Understanding Trading Volume

"Trading volume" is a term that is commonly used when speaking of the stock market or other financial markets. The trading volume of a market is essentially the number of trades that take place during a given period of time. For traders, the trading volume may not seem like a very important statistic. However, trading volume plays a vital role in the market and how it operates. Here are a few things to consider about trading volume.

Trading Volume

Trading volume is most often quoted as the number of trades that take place during a given trading day. This particular statistic takes into consideration the number of securities that are bought and sold. Therefore, it does not matter if you are buying or selling, you are contributing something to the overall trading volume. The trading volume could be looked at as a total for the stock exchange for a particular day. It can also be evaluated on an individual stock basis.

Following the Action

Many traders like to pay attention to trading volume because it allows them to follow the action in the market.
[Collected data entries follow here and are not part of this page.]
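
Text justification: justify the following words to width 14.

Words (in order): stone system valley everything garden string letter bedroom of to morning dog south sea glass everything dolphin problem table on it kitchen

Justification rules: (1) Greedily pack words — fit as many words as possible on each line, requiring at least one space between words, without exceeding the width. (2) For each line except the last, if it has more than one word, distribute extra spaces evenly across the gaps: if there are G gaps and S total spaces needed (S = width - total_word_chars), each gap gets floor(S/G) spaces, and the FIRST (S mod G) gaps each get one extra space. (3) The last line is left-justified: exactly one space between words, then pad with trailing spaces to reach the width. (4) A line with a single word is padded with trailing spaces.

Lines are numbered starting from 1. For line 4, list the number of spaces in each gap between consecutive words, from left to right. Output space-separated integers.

Answer: 2

Derivation:
Line 1: ['stone', 'system'] (min_width=12, slack=2)
Line 2: ['valley'] (min_width=6, slack=8)
Line 3: ['everything'] (min_width=10, slack=4)
Line 4: ['garden', 'string'] (min_width=13, slack=1)
Line 5: ['letter', 'bedroom'] (min_width=14, slack=0)
Line 6: ['of', 'to', 'morning'] (min_width=13, slack=1)
Line 7: ['dog', 'south', 'sea'] (min_width=13, slack=1)
Line 8: ['glass'] (min_width=5, slack=9)
Line 9: ['everything'] (min_width=10, slack=4)
Line 10: ['dolphin'] (min_width=7, slack=7)
Line 11: ['problem', 'table'] (min_width=13, slack=1)
Line 12: ['on', 'it', 'kitchen'] (min_width=13, slack=1)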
They will look at the stocks that are trading at much bigger volumes and then decide to get involved. In many cases, when trading volume increases, this drives up the price of a stock. Anytime that there is a lot of activity, it attracts traders and the prices tend to increase.


Another aspect that is affected by the trading volume is the liquidity of the security. When there is a great deal of trading volume, this means that there will also be improved liquidity for traders. When you want to buy or sell a security, it is always helpful to have many traders that are interested in doing the same thing. This will lower the spreads on the transaction and you will be more likely to get instant execution when you place an order. When the volume of trading is light, it can be difficult to find a counter party to trade against at the price that you want. This means that you might have to concede a higher price when you buy a security.


In many cases, spikes in trading volume will come around important announcements regarding a company. For example, when a company has some type of newsworthy item in the media, many people will start buying and selling the stock. In other cases, the trading volume will spike around an earnings report. Many stocks see their trading volume increase four times per year right around the time that the quarterly statements are released. If the statements are good, the price of the stock will generally increase around the statement release.

Institutional Investors

If you are paying attention to trading volume, institutional investors might have an impact. Sometimes, there will be a random spike in volume without any financial indicators to justify it. This is generally the result of institutional investors buying a large amount of stock in the market place at once.